Rand Merchant Bank trains fixed income stakeholders
The three-day workshop, held in Lagos and Abuja from June 1 to 3, 2015, and 4 to 6 respectively, was undertaken by Peter Skerritt and Associates, a company renowned for best practice in treasury and risk management training across Africa.
RMB Nigeria said the initiative was aimed at promoting and developing the fixed income market through continuous training and development programmes for all stakeholders.
The Head of Global Markets, RMB Nigeria, Pardon Muzenda, said the financial institution believes in deepening the knowledge base of the fixed income markets and adding value to its clients, which the workshop offered the opportunity.
According to the RMB Nigeria’s Head of Human Capital, Ayotunde Oyewole, the bank is built on innovation and entrepreneurship, “something we have continued to nurture and grow since inception.
“We believe that investing in skills training and continuous development is often the best way to reach innovative solutions and arrive at new ideas.
“The key objective as a group, as an institution is to add value to stakeholders and the communities in which we serve, and one of the ways to achieve this purpose is by promoting development through continuous learning, through training and workshop”, she stated.
RMB Nigeria, a wholly owned subsidiary of the FirstRand Group, one of the largest financial services groups in Africa, has been operational in Nigeria since 2013.
FirstRand Group has an estimated $89 billion balance sheet size and RMB Nigeria benefits from the financial strength and global reach of its parent.

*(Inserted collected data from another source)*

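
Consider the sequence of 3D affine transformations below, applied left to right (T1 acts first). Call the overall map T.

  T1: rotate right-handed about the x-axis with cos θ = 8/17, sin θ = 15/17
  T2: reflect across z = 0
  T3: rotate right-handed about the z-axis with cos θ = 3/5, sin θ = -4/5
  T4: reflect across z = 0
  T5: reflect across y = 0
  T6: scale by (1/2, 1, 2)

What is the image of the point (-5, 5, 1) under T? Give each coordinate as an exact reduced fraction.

T(p) = (-31/34, -83/17, 166/17)

T1 rotate right-handed about the x-axis with cos θ = 8/17, sin θ = 15/17: (-5, 5, 1) → (-5, 25/17, 83/17)
T2 reflect across z = 0: (-5, 25/17, 83/17) → (-5, 25/17, -83/17)
T3 rotate right-handed about the z-axis with cos θ = 3/5, sin θ = -4/5: (-5, 25/17, -83/17) → (-31/17, 83/17, -83/17)
T4 reflect across z = 0: (-31/17, 83/17, -83/17) → (-31/17, 83/17, 83/17)
T5 reflect across y = 0: (-31/17, 83/17, 83/17) → (-31/17, -83/17, 83/17)
T6 scale by (1/2, 1, 2): (-31/17, -83/17, 83/17) → (-31/34, -83/17, 166/17)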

As the investment banking arm of FirstRand Bank Limited, RMB has a deal footprint across 35 African countries with offices in Namibia, Botswana, Nigeria, Angola and Kenya and in UK, India, China and the Middle East.
Also speaking at the workshop, the Head of Compliance, Mrs. Olubunmi Odufuwa, said the newly released corporate governance for banks from CBN stresses the need for global best practices and elimination of perceived ambiguities for Nigerian banks, adding that the bank is fully in alignment with the directive.